What Is Social Networking?
Social networking wasn't coined by teens; they don't use the term to describe their online activities. Young people just socialize. They update their profiles, post comments, blog, add friends (like buddies on a buddy list), and chat on what have become known by us adults as social-networking sites.
As we adults struggle to find the language that describes this phenomenon, teens are speeding ahead, making it up as they go, including the language and the tools and their uses. To them, these sites are just another tool for socializing. Sometimes, teens call these sites online communities, but for most of them, the line between online and offline is decidedly blurred.
Trying to define social networking is very much like trying to pin down a moving target, because it's evolving so quickly. In its earliest phase, social networking was either blogging (having an online journal or being an amateur commentator) or socializing (finding friends and connecting with them).
A blog (short for Web log) is simply a Web page anyone can create without any technical know-how. Blogs were and still are easy to do because companies have created tools that are very much like word-processing applications. By simply typing words onscreen and dragging photos from their hard drives to the page, bloggers ushered in the era of desktop publishing for the Web: All of a sudden, anyone could post a Web page, and teenagers did so with a vengeance.
A parallel development was the pure social networking (more about connecting than personal punditry) that started in the '90s but really took off in 2003 with Friendster.com (Figure 1.1).
Figure 1.1. Friendster was one of the original social-networking sites.
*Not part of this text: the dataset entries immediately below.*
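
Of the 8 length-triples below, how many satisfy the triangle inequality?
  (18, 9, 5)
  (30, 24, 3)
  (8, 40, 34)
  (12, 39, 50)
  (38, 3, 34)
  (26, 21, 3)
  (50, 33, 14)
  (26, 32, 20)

3

(5,9,18): 5+9 ≤ 18 → not valid
(3,24,30): 3+24 ≤ 30 → not valid
(8,34,40): 8+34 > 40 → valid
(12,39,50): 12+39 > 50 → valid
(3,34,38): 3+34 ≤ 38 → not valid
(3,21,26): 3+21 ≤ 26 → not valid
(14,33,50): 14+33 ≤ 50 → not valid
(20,26,32): 20+26 > 32 → valid
3 of the 8 triples form a triangle.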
Meanwhile, blogging kept getting more interactive and adding more features, with young people fueling this process. They have made it as much about casual communication and socializing as it is about publishing and journaling. The teen version of blogging is now better described as social networking. Adult pundits, researchers, hobbyists, and many teens to this day continue to do the old kind of blogging: blogging with reader feedback (and now photos).